1902 Rambler Model C Runabout
Now we are looking at a horseless carriage that is OLD. This Rambler was
the oldest automobile in the show and is easily one of the top five oldest
automobiles I have ever seen. As you can see from it's condition , the
owner must love this auto. Every detail was clean and spotless. Even the
From what I can find, Ramblers were not equipped
with steering "wheels" until the 1904 models. Prior, they were
equipped with steering levers (bottom picture). The '02 Runabout is powered
by a single cylinder four horsepower engine. Horsepower figures quadrupled
by 1904. A fine example of a Model C Runabout like this is believed to
be capable of fetching $32,000 today. That seems quiet measly when one
considers its age and history (see below).
Rambler began automobile production in 1897 while
having been the second largest bicycle maker in the United States. Operated
in Chicago by Thomas B. Jeffery and R. Philip Gormully, Rambler entered
into auto manufacture at the urging of Thomas Jeffery and his son Charles.

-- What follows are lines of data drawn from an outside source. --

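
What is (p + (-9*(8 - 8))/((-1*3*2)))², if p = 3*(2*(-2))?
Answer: 144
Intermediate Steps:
p = -12 (p = 3*(-4) = -12)
(p + (-9*(8 - 8))/((-1*3*2)))² = (-12 + (-9*(8 - 8))/((-1*3*2)))² = (-12 + (-9*0)/((-3*2)))² = (-12 + 0/(-6))² = (-12 + 0*(-⅙))² = (-12 + 0)² = (-12)² = 144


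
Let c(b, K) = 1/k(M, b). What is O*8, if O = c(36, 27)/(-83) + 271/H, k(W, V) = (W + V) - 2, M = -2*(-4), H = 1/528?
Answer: 1995219068/1743 ≈ 1.1447e+6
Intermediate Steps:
H = 1/528 ≈ 0.0018939
M = 8
k(W, V) = -2 + V + W (k(W, V) = (V + W) - 2 = -2 + V + W)
c(b, K) = 1/(6 + b) (c(b, K) = 1/(-2 + b + 8) = 1/(6 + b))
O = 498804767/3486 (O = 1/((6 + 36)*(-83)) + 271/(1/528) = -1/83/42 + 271*528 = (1/42)*(-1/83) + 143088 = -1/3486 + 143088 = 498804767/3486 ≈ 1.4309e+5)
O*8 = (498804767/3486)*8 = 1995219068/1743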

Thomas built the first Rambler, a single cylider, wire-spoked wheel iteration
that was largely ignored by the motoring press. Charles, a year later,
introduced two more sophisticated machines but still didn't receieve the
press they desired. Finally, in 1900, the Jefferys went to auto shows in
Chicago and New York with their car and were noticed.
At this point they sold their bicycle business
to the American Bicycle Company, as Gormully had died, and moved automobile
production to Kenosha, Wisconsin. By 1902, the year of the Rambler in the
photos, Thomas had decided against using a wheel for steering purposes
as suggested by his son, moved the driver from their original left-hand
position to the right-hand side, and moved the engine from the front of
the vehicle to the back under the seat. Sticker price was reported to be
a steal for $750. 1902 was a great year as 1,500 Rambler Runabouts were
made. These production figures were only beaten by Ransom Eli Olds.